Substance abuse and difficulty with relationships characterized Hicks’ off stage life until a few years before his death from pancreatic cancer in 1994. With his head clear from sobriety, Hicks delivered a series of focused, classic performances from 1989 until his death which were captured for posterity on CD and television. In these, Hicks mainly attacked the lip service we pay to our ideals. Hicks was dangerous, often to himself, for the sake of the truth. Although Hicks had his admirers in certain parts of the country, his “Flying Saucer Tour” landed in strange hostile outposts, making Margaret Cho’s “edgy” rants before an agreeable audience seem like a mutual admiration society.
Because of this mirror holding, Hicks’ humor caught on much faster in the UK, where irony and the piss-take are touchstones of the culture (anyone who thinks we have a “culture of irony” should compare prime time television comedies). In the end, it was the appreciation of UK audiences that preserved Hicks’ legacy, allowing him to do two extensive, uncensored performances for television, Relentless and Revelations.

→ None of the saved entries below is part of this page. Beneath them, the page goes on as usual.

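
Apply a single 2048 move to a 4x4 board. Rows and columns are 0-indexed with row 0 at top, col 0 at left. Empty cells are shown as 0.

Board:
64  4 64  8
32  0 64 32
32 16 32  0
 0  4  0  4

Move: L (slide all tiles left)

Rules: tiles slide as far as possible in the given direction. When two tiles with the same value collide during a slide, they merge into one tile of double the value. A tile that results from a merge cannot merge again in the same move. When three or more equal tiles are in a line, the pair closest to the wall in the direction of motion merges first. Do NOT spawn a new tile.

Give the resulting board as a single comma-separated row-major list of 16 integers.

Answer: 64, 4, 64, 8, 32, 64, 32, 0, 32, 16, 32, 0, 8, 0, 0, 0

Derivation:
Slide left:
row 0: [64, 4, 64, 8] -> [64, 4, 64, 8]
row 1: [32, 0, 64, 32] -> [32, 64, 32, 0]
row 2: [32, 16, 32, 0] -> [32, 16, 32, 0]
row 3: [0, 4, 0, 4] -> [8, 0, 0, 0]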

Hicks and Shepherd were satirists with a love for their audiences like a mother has for a wayward child. In Shepherd’s case, the result was ultimately a benign monomania. The fundamental similarity between the two, other than their status as world-class talkers, was the way in which their styles demanded that listeners choose on the fly whether to be part of a conspiracy against received ideas. Shepherd’s approach was seductive. Hicks indicated that one didn’t have a choice and that until people lived in freedom and with respect for each other, life was spiritual war. How both managed to be funny and engaging without being coldly didactic was perhaps the most impressive among their many skills. Booth and Bergmann grasp this fundamental quality and thus deepen the reader’s appreciation of their subjects’ art.